96 % du secteur ignoré : les TPE réclament justice et visibilité

La CAPEB alerte également sur la nécessité de reconnaître pleinement les TPE, qui représentent 96 % des entreprises du secteur et emploient la moitié des salariés. La récente publication des arrêtés de représentativité patronale dans le secteur du bâtiment, en introduisant contre toute logique quatre nouveaux périmètres à côté des deux périmètres historiques des entreprises occupant jusqu’à 10 salariés et des entreprises occupant plus de 10 salariés, affaiblit significativement la possibilité pour les TPE de négocier des règles qui soient adaptées à leurs spécificités et dilue leur place face aux grands groupes du secteur. De même, malgré des accords signés avec les organisations de salariés représentatives, leur extension se fait attendre, tandis que des accords favorisant les grandes entreprises sont validés en dehors du cadre paritaire. Une telle distorsion de la démocratie sociale nourrit un profond sentiment d’injustice. L’U2P a d’ailleurs annoncé son intention de contester les arrêtés de représentativité patronale.

La CAPEB rappelle qu’elle n’a jamais appelé à manifester, mais elle souligne qu’elle ne pourra contenir indéfiniment le mécontentement croissant sur le terrain. C’est un enjeu existentiel : reconnaître ou nier le droit de l’artisan à exister selon ses propres règles.

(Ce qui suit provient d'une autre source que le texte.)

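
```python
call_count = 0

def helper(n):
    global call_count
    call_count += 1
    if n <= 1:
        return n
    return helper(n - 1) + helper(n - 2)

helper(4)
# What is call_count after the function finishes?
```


helper(4) calls helper(3) and helper(2); each non-base call branches into two more.
Let C(k) = total number of calls made by helper(k), including the call to helper(k) itself.
Base cases: C(0) = 1, C(1) = 1
Recurrence: C(k) = 1 + C(k-1) + C(k-2)
  C(2) = 1 + C(1) + C(0) = 1 + 1 + 1 = 3
  C(3) = 1 + C(2) + C(1) = 1 + 3 + 1 = 5
  C(4) = 1 + C(3) + C(2) = 1 + 5 + 3 = 9
Total calls = C(4) = 9


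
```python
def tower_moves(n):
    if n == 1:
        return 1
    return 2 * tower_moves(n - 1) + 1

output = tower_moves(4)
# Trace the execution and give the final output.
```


tower_moves(4)
= 2 * tower_moves(3) + 1
= 2 * (2 * tower_moves(2) + 1) + 1
= 2 * (2 * (2 * tower_moves(1) + 1) + 1) + 1
Now compute bottom-up:
tower_moves(1) = 1
tower_moves(2) = 2 * 1 + 1 = 3
tower_moves(3) = 2 * 3 + 1 = 7
tower_moves(4) = 2 * 7 + 1 = 15
= 15


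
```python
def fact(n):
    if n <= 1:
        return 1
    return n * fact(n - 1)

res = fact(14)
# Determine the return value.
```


fact(14)
= 14 * fact(13)
= 14 * 13 * fact(12)
= 14 * 13 * 12 * fact(11)
= 14 * 13 * 12 * 11 * fact(10)
= 14 * 13 * 12 * 11 * 10 * fact(9)
= 14 * 13 * 12 * 11 * 10 * 9 * fact(8)
= 14 * 13 * 12 * 11 * 10 * 9 * 8 * fact(7)
= 14 * 13 * 12 * 11 * 10 * 9 * 8 * 7 * fact(6)
= 14 * 13 * 12 * 11 * 10 * 9 * 8 * 7 * 6 * fact(5)
= 14 * 13 * 12 * 11 * 10 * 9 * 8 * 7 * 6 * 5 * fact(4)
= 14 * 13 * 12 * 11 * 10 * 9 * 8 * 7 * 6 * 5 * 4 * fact(3)
= 14 * 13 * 12 * 11 * 10 * 9 * 8 * 7 * 6 * 5 * 4 * 3 * fact(2)
= 14 * 13 * 12 * 11 * 10 * 9 * 8 * 7 * 6 * 5 * 4 * 3 * 2 * fact(1)
= 14 * 13 * 12 * 11 * 10 * 9 * 8 * 7 * 6 * 5 * 4 * 3 * 2 * 1
= 87178291200


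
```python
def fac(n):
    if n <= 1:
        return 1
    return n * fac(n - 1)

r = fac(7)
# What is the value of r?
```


fac(7)
= 7 * fac(6)
= 7 * 6 * fac(5)
= 7 * 6 * 5 * fac(4)
= 7 * 6 * 5 * 4 * fac(3)
= 7 * 6 * 5 * 4 * 3 * fac(2)
= 7 * 6 * 5 * 4 * 3 * 2 * fac(1)
= 7 * 6 * 5 * 4 * 3 * 2 * 1
= 5040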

« Quelle que soit l’issue du vote de confiance attendu lundi 8 septembre prochain, la CAPEB restera pleinement mobilisée pour défendre les droits et les intérêts des entreprises artisanales du bâtiment. À court terme, nous attendons l’aboutissement des travaux engagés avec le ministère du Logement et nous porterons haut la voix des TPE lors des prochains rendez-vous de la profession, comme les Renodays, la Semaine des métiers du BTP ou encore les WorldSkills. Notre objectif est clair : faire reconnaître la place essentielle des artisans dans l’économie et dans la vie quotidienne des Français. » Jean-Christophe Repon, président de la CAPEB.